EOC proper looks like a modern version of the Mission Control room in Apollo 13. Giant screens line one wall (tuned to CNN or a slide show presentation as needed, I’m told). 5 tvs sit side by side in each corner of the room. Giant whiteboards have today’s wi-fi password on it and big, clean spaces ready for writing. Maps of all sorts serve as functional decoration on free surfaces. Way, way up there’s windows looking down on us. That’s the Planning Room where the state authorities and FEMA have a birds-eye view.
Desks are broken up into pods, but don’t have any cubicle walls to impede communication. I could imagine people milling about and shouting across the room to one another. But maybe there’s more decorum during a disaster than that.
Opposite the giant screens on the one side are several rooms. One is a super secret communications room that we’re not allowed to see. A few look like nondescript offices.

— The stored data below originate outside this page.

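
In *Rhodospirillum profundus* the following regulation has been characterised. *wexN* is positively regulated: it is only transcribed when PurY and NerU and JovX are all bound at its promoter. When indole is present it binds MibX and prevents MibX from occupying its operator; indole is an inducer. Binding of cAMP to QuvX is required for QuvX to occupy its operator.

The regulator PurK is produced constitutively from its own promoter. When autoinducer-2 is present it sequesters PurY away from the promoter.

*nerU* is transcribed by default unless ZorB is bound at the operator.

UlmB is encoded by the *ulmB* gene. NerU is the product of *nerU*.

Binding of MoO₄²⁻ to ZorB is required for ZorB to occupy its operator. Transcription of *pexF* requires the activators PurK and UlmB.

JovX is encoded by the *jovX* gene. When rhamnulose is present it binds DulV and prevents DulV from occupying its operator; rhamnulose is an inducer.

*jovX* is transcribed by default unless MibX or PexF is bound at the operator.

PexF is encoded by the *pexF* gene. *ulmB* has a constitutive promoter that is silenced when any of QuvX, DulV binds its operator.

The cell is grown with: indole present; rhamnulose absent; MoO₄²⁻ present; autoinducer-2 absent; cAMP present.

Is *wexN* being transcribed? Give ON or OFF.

OFF

Autoinducer-2 is absent, so PurY is active.
MoO₄²⁻ is present, so ZorB is active.
With repressor ZorB bound, *nerU* is not transcribed.
So NerU is not produced.
Indole is present, so MibX is inactive.
PurK is produced constitutively and is active.
cAMP is present, so QuvX is active.
Rhamnulose is absent, so DulV is active.
With repressor QuvX bound, *ulmB* is not transcribed.
So UlmB is not produced.
Required activator UlmB is absent, so *pexF* is not transcribed.
So PexF is not produced.
With no repressor bound, *jovX* is transcribed.
So JovX is produced and active.
Required activator NerU is absent, so *wexN* is not transcribed.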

And the largest one sprawling importantly in the middle is the Alert and Warning Center (AWC). It’s the only room on the whole floor with anyone in it today, it seems like.
It’s staffed, I’m told, 24/7 and is responsible for monitoring the entire state for trouble. I’m shown the computers with steady green dots on a map–tsunami detectors off the coast. Nearby are lahar monitors, muted CNN on tv’s, maps, equipment I don’t understand, and–in the center–a little tabletop shelf where all of the state’s procedures are laid open. The AWC serves as the primary warning point for everything including: civil disturbances, earthquakes, forest fires, dam failure, floods, severe weather, lahars, landslides, HazMat incidents, terrorist attacks, tsunamis, and radiological accidents. So there’s a lot on that little tabletop shelf.
The building itself, I discovered–as we were ushered reluctantly out–is build on “base isolators” or giant bearings that sit in a concrete bowl shaped like a tiny half-pipe. Base Isolators let the building stay straight up instead of swaying and toppling during an earthquake. (Left pic courtesy of 21Century Builders. Right, courtesy KPFF Consulting Engineers who built the WA state EOC isolators and discuss it here.)
The official FAQ sheet I picked up on my way out says that the “building [was] designed…with the primary goal of survivability, particularly in the event of an earthquake. Building designed to continue to operate with minimal damage following a 1000 year earthquake” (italics/bold in original). A “1000 year earthquake” refers to the size of the earthquake and the probability of it’s occurring, not the duration. It’s so big that we have to talk about it’s chances of happening in thousands of years. Cities, for example, often plan for a “100 year flood” which is a flood with 1% chance of happening in any given year. (Here’s more if you want to understand the math of that.) So a 1000 year earthquake is a really devastating one. This building will stand when everything around it is completely gone. And the people in it will still be working at saving lives from the rubble.
That’s somehow comforting, no?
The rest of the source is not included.